Prior played hooker, and scored a try in Leeds' 18-13 victory over Australia in the 1956–57 Kangaroo tour of Great Britain and France match at Headingley during October 1956.

===Hunslet===
Prior was transferred from Leeds to Hunslet during January 1961 as part of the world record transfer fee of £13,250 for Brian Shaw (based on increases in average earnings, this would be approximately £583,000 in 2013). The deal that took Brian Shaw from Hunslet to Leeds in a cash plus player deal, that included Bernard Prior and another Leeds player; Norman Burton.

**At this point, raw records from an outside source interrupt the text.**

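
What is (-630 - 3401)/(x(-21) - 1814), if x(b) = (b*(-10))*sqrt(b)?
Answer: 3656117/2108348 + 423255*I*sqrt(21)/2108348 ≈ 1.7341 + 0.91996*I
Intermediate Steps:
x(b) = -10*b**(3/2) (x(b) = (-10*b)*sqrt(b) = -10*b**(3/2))
(-630 - 3401)/(x(-21) - 1814) = (-630 - 3401)/(-(-210)*I*sqrt(21) - 1814) = -4031/(-(-210)*I*sqrt(21) - 1814) = -4031/(210*I*sqrt(21) - 1814) = -4031/(-1814 + 210*I*sqrt(21))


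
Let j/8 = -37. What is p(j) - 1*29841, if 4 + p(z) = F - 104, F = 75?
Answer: -29874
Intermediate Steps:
j = -296 (j = 8*(-37) = -296)
p(z) = -33 (p(z) = -4 + (75 - 104) = -4 - 29 = -33)
p(j) - 1*29841 = -33 - 1*29841 = -33 - 29841 = -29874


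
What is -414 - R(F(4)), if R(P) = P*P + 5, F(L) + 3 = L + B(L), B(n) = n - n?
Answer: -420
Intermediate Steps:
B(n) = 0
F(L) = -3 + L (F(L) = -3 + (L + 0) = -3 + L)
R(P) = 5 + P**2 (R(P) = P**2 + 5 = 5 + P**2)
-414 - R(F(4)) = -414 - (5 + (-3 + 4)**2) = -414 - (5 + 1**2) = -414 - (5 + 1) = -414 - 1*6 = -414 - 6 = -420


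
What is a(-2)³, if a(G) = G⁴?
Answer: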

Prior played in Hunslet's 12-2 victory over Hull Kingston Rovers in the 1962 Yorkshire Cup Final during the 1962–63 season at Headingley, Leeds on Saturday 27 October 1962, and played hooker in the 8-17 defeat by Bradford Northern in the 1965 Yorkshire Cup Final during the 1965–66 season at Headingley, Leeds on Saturday 16 October 1965.

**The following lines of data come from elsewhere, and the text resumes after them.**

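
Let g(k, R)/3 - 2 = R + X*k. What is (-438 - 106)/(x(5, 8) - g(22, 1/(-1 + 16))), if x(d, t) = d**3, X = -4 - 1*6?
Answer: -1360/1947 ≈ -0.69851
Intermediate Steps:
X = -10 (X = -4 - 6 = -10)
g(k, R) = 6 - 30*k + 3*R (g(k, R) = 6 + 3*(R - 10*k) = 6 + (-30*k + 3*R) = 6 - 30*k + 3*R)
(-438 - 106)/(x(5, 8) - g(22, 1/(-1 + 16))) = (-438 - 106)/(5**3 - (6 - 30*22 + 3/(-1 + 16))) = -544/(125 - (6 - 660 + 3/15)) = -544/(125 - (6 - 660 + 3*(1/15))) = -544/(125 - (6 - 660 + 1/5)) = -544/(125 - 1*(-3269/5)) = -544/(125 + 3269/5) = -544/3894/5 = -544*5/3894 = -1360/1947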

He played hooker in Hunslet's 16-20 defeat by Wigan in the 1965 Challenge Cup Final during the 1964–65 season at Wembley Stadium, London on Saturday 8 May 1965, in front of a crowd of 89,016.

===Wakefield Trinity===
Prior played in Wakefield Trinity's 21-9 victory over St. Helens in the Championship Final replay during the 1966–67 season at Station Road, Swinton on Wednesday 10 May 1967.

===Representative honours===
Bernard Prior won a cap for Great Britain while at Hunslet in 1966 against France.

Prior represented Yorkshire while at Leeds against Cumberland at Hull in September 1959.